Table 2. Observed and modelled flow statistics for node 410705.


Observed

Calibrated

Model 1

(unbiased)

Model 2

(unit response)

Model 3

(balanced)

Runoff Coefficient

0.13

0.17

0.12

0.08

0.12

Coefficient of Variation

5.33

3.77

4.27

4.05

4.3

Median (cumecs)

0.29

0.32

0.2

0.09

0.28


It is probably not very useful to just compare the median. It is much more informative to look at the reproduction of all percentiles: the Flow Duration Curve (see Figure 3). As noted above the original calibration is pathetic for the medium-high flows; models 1 and 3 do better but still have an excess around 5-10%iles. Model 2 underestimates everything except that range.

Figure 3. Observed and modelled Flow Duration Curves for node 410705.




The next step is to look at explicit performance (fit) statistics. Several of these are given in Table 3. I will describe them briefly. r2 (a.k.a. Nash-Sutcliffe Efficiency) measures fit but is inherently more sensitive to large values (peaks). By log-transforming each measurement before calculating r2, the result gives more uniform weight across flow percentiles (though can only include non-zero flows). The Residual Mass Curve Coefficient (Letcher et. al., 1999) measures the fit of the Residual Mass Curve (the fit of broad temporal variation). These curves are plotted on Figure 4.

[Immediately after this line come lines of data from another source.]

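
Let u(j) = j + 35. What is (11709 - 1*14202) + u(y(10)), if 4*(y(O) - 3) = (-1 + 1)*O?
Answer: -2455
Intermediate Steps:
y(O) = 3 (y(O) = 3 + ((-1 + 1)*O)/4 = 3 + (0*O)/4 = 3 + (1/4)*0 = 3 + 0 = 3)
u(j) = 35 + j
(11709 - 1*14202) + u(y(10)) = (11709 - 1*14202) + (35 + 3) = (11709 - 14202) + 38 = -2493 + 38 = -2455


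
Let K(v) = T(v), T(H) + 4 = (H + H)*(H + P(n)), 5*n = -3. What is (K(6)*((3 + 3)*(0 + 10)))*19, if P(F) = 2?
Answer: 104880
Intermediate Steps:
n = -3/5 (n = (1/5)*(-3) = -3/5 ≈ -0.60000)
T(H) = -4 + 2*H*(2 + H) (T(H) = -4 + (H + H)*(H + 2) = -4 + (2*H)*(2 + H) = -4 + 2*H*(2 + H))
K(v) = -4 + 2*v**2 + 4*v
(K(6)*((3 + 3)*(0 + 10)))*19 = ((-4 + 2*6**2 + 4*6)*((3 + 3)*(0 + 10)))*19 = ((-4 + 2*36 + 24)*(6*10))*19 = ((-4 + 72 + 24)*60)*19 = (92*60)*19 = 5520*19 = 104880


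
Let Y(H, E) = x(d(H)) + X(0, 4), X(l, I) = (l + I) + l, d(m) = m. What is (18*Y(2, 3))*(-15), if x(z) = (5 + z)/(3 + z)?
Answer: -1458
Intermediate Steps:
x(z) = (5 + z)/(3 + z)
X(l, I) = I + 2*l (X(l, I) = (I + l) + l = I + 2*l)
Y(H, E) = 4 + (5 + H)/(3 + H) (Y(H, E) = (5 + H)/(3 + H) + (4 + 2*0) = (5 + H)/(3 + H) + (4 + 0) = (5 + H)/(3 + H) + 4 = 4 + (5 + H)/(3 + H))
(18*Y(2, 3))*(-15) = (18*((17 + 5*2)/(3 + 2)))*(-15) = (18*((17 + 10)/5))*(-15) = (18*((⅕)*27))*(-15) = (18*(27/5))*(-15) = (486/5)*(-15) = -1458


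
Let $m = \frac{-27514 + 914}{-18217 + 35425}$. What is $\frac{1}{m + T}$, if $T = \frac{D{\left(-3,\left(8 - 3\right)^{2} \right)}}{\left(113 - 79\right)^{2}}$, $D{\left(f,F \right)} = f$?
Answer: $- \frac{2486556}{3850153} \approx -0.64583$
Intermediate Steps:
$m = - \frac{3325}{2151}$ ($m = - \frac{26600}{17208} = \left(-26600\right) \frac{1}{17208} = - \frac{3325}{2151} \approx -1.5458$)
$T = - \frac{3}{1156}$ ($T = - \frac{3}{\left(113 - 79\right)^{2}} = - \frac{3}{34^{2}} = - \frac{3}{1156} \approx -0.0025952$)
$\frac{1}{m + T} = \frac{1}{- \frac{3325}{2151} - \frac{3}{1156}} = \frac{1}{- \frac{3850153}{2486556}} = - \frac{2486556}{3850153}$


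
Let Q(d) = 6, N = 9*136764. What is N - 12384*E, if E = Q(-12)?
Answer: 1156572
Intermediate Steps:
N = 1230876
E = 6
N - 12384*E = 1230876 - 12384*6 = 1230876 - 1*74304 = 1230876 - 74304 = 1156572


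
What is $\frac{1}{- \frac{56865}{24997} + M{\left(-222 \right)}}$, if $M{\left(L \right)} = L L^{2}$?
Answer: $- \frac{24997}{273493433721} \approx -9.1399 \cdot 10^{-8}$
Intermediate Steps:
$M{\left(L \right)} = L^{3}$
$\frac{1}{- \frac{56865}{24997} + M{\left(-222 \right)}} = \frac{1}{- \frac{56865}{24997} + \left(-222\right)^{3}} = \frac{1}{\left(-56865\right) \frac{1}{24997} - 10941048} = \frac{1}{- \frac{56865}{24997} - 10941048} = \frac{1}{- \frac{273493433721}{24997}} = - \frac{24997}{273493433721}$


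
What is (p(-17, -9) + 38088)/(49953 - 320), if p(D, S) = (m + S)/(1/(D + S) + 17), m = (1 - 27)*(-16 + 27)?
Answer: 16789138/21888153 ≈ 0.76704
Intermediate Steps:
m = -286 (m = -26*11 = -286)
p(D, S) = (-286 + S)/(17 + 1/(D + S)) (p(D, S) = (-286 + S)/(1/(D + S) + 17) = (-286 + S)/(17 + 1/(D + S)))
(p(-17, -9) + 38088)/(49953 - 320) = (((-9)**2 - 286*(-17) - 286*(-9) - 17*(-9))/(1 + 17*(-17) + 17*(-9)) + 38088)/(49953 - 320) = ((81 + 4862 + 2574 + 153)/(1 - 289 - 153) + 38088)/49633 = (7670/(-441) + 38088)*(1/49633) = (-1/441*7670 + 38088)*(1/49633) = (-7670/441 + 38088)*(1/49633) = (16789138/441)*(1/49633) = 16789138/21888153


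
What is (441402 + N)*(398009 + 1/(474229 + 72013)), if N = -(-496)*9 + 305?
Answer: 97001694530536609/546242 ≈ 1.7758e+11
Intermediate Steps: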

Relative Bias is the proportion (and sign) of error in total modelled flow. The remaining statistics depend on cumulative error -- these can be thought of as 'running bias' or 'error mass' curves. They are plotted in Figure 5. Relative Average Running Bias is the relative mean cumulative error: the mean of cumulative error divided by total observed flow. It is proportional to the integral of the error mass curve. This measure is supposed to differentiate between models which have reasonable bias thoughout, and those that may fall into bias but compensate to have low overall bias. For a similar purpose is the Relative Maximum Running Bias, though this is for identifying intolerably mismatched model states (cumulative error). It is defined as the maximum absolute value of cumulative error -- i.e. greatest magnitude of error mass curve -- divided by total observed flow.

Table 3. Performance statistics for candidate models of node 410705.


Calibrated

Model 1

(unbiased)

Model 2

(unit response)

Model 3

(balanced)

r2

0.67

0.68

0.49

0.68

log-transformed r2

0.39

0.33

-2.28

0.5

Residual Mass Curve Coefficient

0.75

0.59

0.57

0.61

Relative Bias

-0.27

0.06

0.42

0.09

Relative Average Running Bias

-0.101

0.078

0.256

0.091

Relative Maximum Running Bias

0.27

0.13

0.43

0.14


Figure 4. Observed and modelled Residual Mass Curves for node 410705.



Figure 5. Error Mass Curves for node 410705.



Several conclusions can be drawn from the statistics in Table 3. Model 2 fits poorly on the efficiency measures; differences between the others only appear under a log transform, where model 3 is the best. The original calibration does the best in reproducing the residual mass curve, although it should be remembered that this is around an erroneous mean. On this measure model 2 is fairly similar to 1 and 3. Looking at Relative Average Running Bias, the original calibration turns out to be not as bad as the final (total) bias suggests, however, it does blows out to twice the magnitude of models 1 and 3 (see Figure 5). Also the difference between models 1 and 3 is seen to be less than from looking at final bias. Model 3 has extreme cumulative error.

The chosen model -- and acceptance criteria used to evaluate it -- would have to depend on the specific application. For example, predicting total annual flow might be important, or matching a particular range of flow percentiles. On most measures, model 3 described here does considerably better than the original calibration.





References

R. A. Letcher et. al. (1999). Review of Techniques to Estimate Catchment Exports. Technical Report, NSW EPA.